Ikhlas merupakan salah satu syarat diterimanya amal. Allah Ta’ala berfirman (yang artinya), “Padahal mereka tidak disuruh kecuali supaya menyembah Allah dengan memurnikan ketaatan kepada-Nya dalam (menjalankan) agama yang lurus..” (QS. Al Bayyinah : 5)
Dari ‘Umar radiyaLlahu ‘anhu, bahwa RasuluLlah shallallahu ‘alaihi wa sallam bersabda, “Amal itu tergantung pada niatnya, dan setiap orang mendapatkan sesuai dengan apa yang ia niatkan.” (HR. Bukhari dan Muslim)
Telah lewat generasi terdahulu (salaf) yang shalih, dan tidaklah mereka mencapai berbagai kejayaan kecuali dengan mengikhlaskan segala amalnya untuk Allah Rabb semesta alam. Dahulu, seseorang pernah bertanya kepada Imam Ahmad bin Hanbal tentang sifat jujur dan ikhlas, maka beliau menjawab, “Dengan hal tersebut niscaya akan terangkatlah derajat suatu kaum.”
Seseorang akan memperoleh ilmu sesuai dengan kadar keikhlasannya.
Ikhlas dalam mencari dan mengajarkan ilmu itu dibangun di atas empat landasan, yaitu berniat untuk :
1. Menghilangkan kebodohan dari dirinya sendiri, dengan mengenali apa-apa yang diwajibkan atasnya baik dalam hal ibadah, perintah, larangan, dan sebagainya.
2. Menghilangkan kebodohan dari orang lain, dengan cara mengajari dan menunjuki mereka kepada ilmu yang akan membawa kebaikan bagi dunia dan akhirat mereka.
3. Menghidupkan ilmu dan menjaganya sehingga tidak hilang ditelan waktu.
4. Mengamalkan ilmu.
Para salaf rahimahumullah dahulu begitu khawatir akan ketiadaan ikhlas dalam hati mereka dalam menuntut ilmu. Imam Ahmad pernah ditanya, “Apakah engkau mencari ilmu karena Allah?”. Beliau menjawab, “Demi Allah! Itu sangat berat! Akan tetapi, hal itu adalah sesuatu yang sangat kuharapkan ada pada diriku, maka aku berusaha mencarinya.”
Maka, sudah seharusnya lah bagi mereka yang menginginkan keselamatan untuk mencari hal yang pokok ini, yaitu ikhlas, dalam setiap perkara yang mereka kerjakan. Demikian pula hendaknya untuk senantiasa memperbaiki niat. Sebab, hal tersebut merupakan perkara yang berat.

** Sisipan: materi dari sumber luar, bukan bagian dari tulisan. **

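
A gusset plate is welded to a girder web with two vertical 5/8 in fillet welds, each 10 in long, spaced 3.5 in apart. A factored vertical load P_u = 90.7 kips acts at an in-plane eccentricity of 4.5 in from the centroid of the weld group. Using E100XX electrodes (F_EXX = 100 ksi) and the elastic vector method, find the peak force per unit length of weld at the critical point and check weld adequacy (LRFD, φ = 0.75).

f_max ≈ 11.8 kip/in; adequate

Total weld length L_w = 20 in. Treat welds as unit-width lines.
Polar moment about centroid: J = 2[d³/12 + d(b/2)²] = 2[10³/12 + 10×1.75²] = 227.9 in³.
Direct shear f_v = P/L_w = 90.7 / 20 = 4.535 kip/in (vertical).
Torsion M = P·e = 90.7 × 4.5 = 408.15 kip·in.
Critical point at (x, y) = (1.75, 5) from centroid. f_tx = M·y/J = 8.954 kip/in; f_ty = M·x/J = 3.134 kip/in.
Resultant f_max = √[f_tx² + (f_v + f_ty)²] = √[8.954² + (4.535 + 3.134)²] = 11.79 kip/in.
Capacity per unit length: φr_n = 0.75 × 0.6 × 100 × (0.707 × 0.625) = 19.88 kip/in.
11.79 ≤ 19.88 → adequate.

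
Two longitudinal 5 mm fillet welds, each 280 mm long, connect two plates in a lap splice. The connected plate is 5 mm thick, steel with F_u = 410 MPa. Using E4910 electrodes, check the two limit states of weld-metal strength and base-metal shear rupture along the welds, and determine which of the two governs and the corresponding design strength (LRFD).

φR_n ≈ 437 kN (weld metal governs)

E49XX → F_EXX = 490 MPa.
t_e = 0.707 × 5 = 3.535 mm; L = 560 mm.
Weld metal: φR_n = 0.75 × 0.6 × 490 × 3.535 × 560 × 10⁻³ = 436.5 kN.
Base metal (shear rupture): φR_n = 0.75 × 0.6 × 410 × 5 × 560 × 10⁻³ = 516.6 kN.
Governing: weld metal.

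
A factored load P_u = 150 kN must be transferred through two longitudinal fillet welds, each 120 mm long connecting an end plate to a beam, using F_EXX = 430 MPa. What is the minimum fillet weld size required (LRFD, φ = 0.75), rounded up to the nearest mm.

w = 5 mm

Total weld length L = 240 mm.
Required throat t_e = P_u / (φ × 0.6 F_EXX × L) = 150 / (0.75 × 0.6 × 430 × 240 × 10⁻³) = 3.23 mm.
Required leg w = t_e / 0.707 = 4.569 mm → use 5 mm.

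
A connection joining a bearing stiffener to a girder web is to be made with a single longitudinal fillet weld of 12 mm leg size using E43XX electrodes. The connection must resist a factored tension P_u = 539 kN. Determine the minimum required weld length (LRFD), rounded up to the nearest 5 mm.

E43XX → F_EXX = 430 MPa.
Throat t_e = 0.707 × 12 = 8.484 mm.
φr_n = 0.75 × 0.6 × 430 × 8.484 × 10⁻³ = 1.642 kN/mm.
L_req = P_u / φr_n = 539 / 1.642 = 328.3 mm total.
Round up → use L = 330 mm.

L = 330 mm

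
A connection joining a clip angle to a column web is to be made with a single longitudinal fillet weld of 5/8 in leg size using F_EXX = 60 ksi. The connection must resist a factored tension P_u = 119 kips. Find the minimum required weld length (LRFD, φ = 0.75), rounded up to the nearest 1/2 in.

Throat t_e = 0.707 × 0.625 = 0.4419 in.
φr_n = 0.75 × 0.6 × 60 × 0.4419 = 11.93 kips/in.
L_req = P_u / φr_n = 119 / 11.93 = 9.974 in total.
Round up → use L = 10 in.

L = 10 in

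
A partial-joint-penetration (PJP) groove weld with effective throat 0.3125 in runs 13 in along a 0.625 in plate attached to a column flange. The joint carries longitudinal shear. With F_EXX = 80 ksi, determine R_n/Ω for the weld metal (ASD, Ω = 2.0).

R_n/Ω ≈ 97.5 kips

Effective throat (given) t_e = 0.3125 in.
A_we = 0.3125 × 13 = 4.062 in².
F_nw = 0.6 F_EXX = 48 ksi.
R_n/Ω = (48 × 4.062) / 2.0 = 97.5 kips.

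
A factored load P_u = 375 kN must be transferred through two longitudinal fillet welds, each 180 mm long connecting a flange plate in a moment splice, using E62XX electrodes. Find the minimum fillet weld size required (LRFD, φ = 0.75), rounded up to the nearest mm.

w = 6 mm

E62XX → F_EXX = 620 MPa.
Total weld length L = 360 mm.
Required throat t_e = P_u / (φ × 0.6 F_EXX × L) = 375 / (0.75 × 0.6 × 620 × 360 × 10⁻³) = 3.734 mm.
Required leg w = t_e / 0.707 = 5.281 mm → use 6 mm.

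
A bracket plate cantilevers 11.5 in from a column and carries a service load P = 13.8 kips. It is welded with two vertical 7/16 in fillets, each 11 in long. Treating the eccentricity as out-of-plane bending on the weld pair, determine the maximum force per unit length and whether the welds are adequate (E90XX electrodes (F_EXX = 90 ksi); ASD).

L_w = 2 × 11 = 22 in; section modulus (unit throat) S = 2 × L²/6 = 40.33 in².
Direct shear f_v = P/L_w = 13.8/22 = 0.6273 kip/in.
Moment M = P × e = 13.8 × 11.5 = 158.7 kip·in; bending f_b = M/S = 3.935 kip/in.
f_max = √(f_v² + f_b²) = √(0.6273² + 3.935²) = 3.984 kip/in.
r_n/Ω = (1/2.0) × 0.6 × 90 × (0.707 × 0.4375) = 8.351 kip/in → adequate.

f_max ≈ 3.98 kip/in; adequate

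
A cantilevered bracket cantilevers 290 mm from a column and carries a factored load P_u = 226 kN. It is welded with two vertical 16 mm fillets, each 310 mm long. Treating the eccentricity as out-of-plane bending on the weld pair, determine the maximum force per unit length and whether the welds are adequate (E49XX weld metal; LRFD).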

Sufyan Ats Tsauri rahimahullah berkata, “Aku tidak pernah memperbaiki sesuatu yang lebih berat dari niatku, karena ia senantiasa berubah-ubah.”
Bahkan Sulaiman Al Hasyimi rahimahullah berkata, “Terkadang aku menyampaikan satu hadits dan aku memiliki niat (yang ikhlas), namun ketika aku sampaikan sebagian hadits tersebut berubahlah niatku. Ternyata satu hadits saja perlu banyak niat.”
Semoga Allah memberikan taufik kepada kita semua agar dapat membersihkan hati dari segala kotoran, serta mengikhlaskan niat untuk Allah. Aamiin.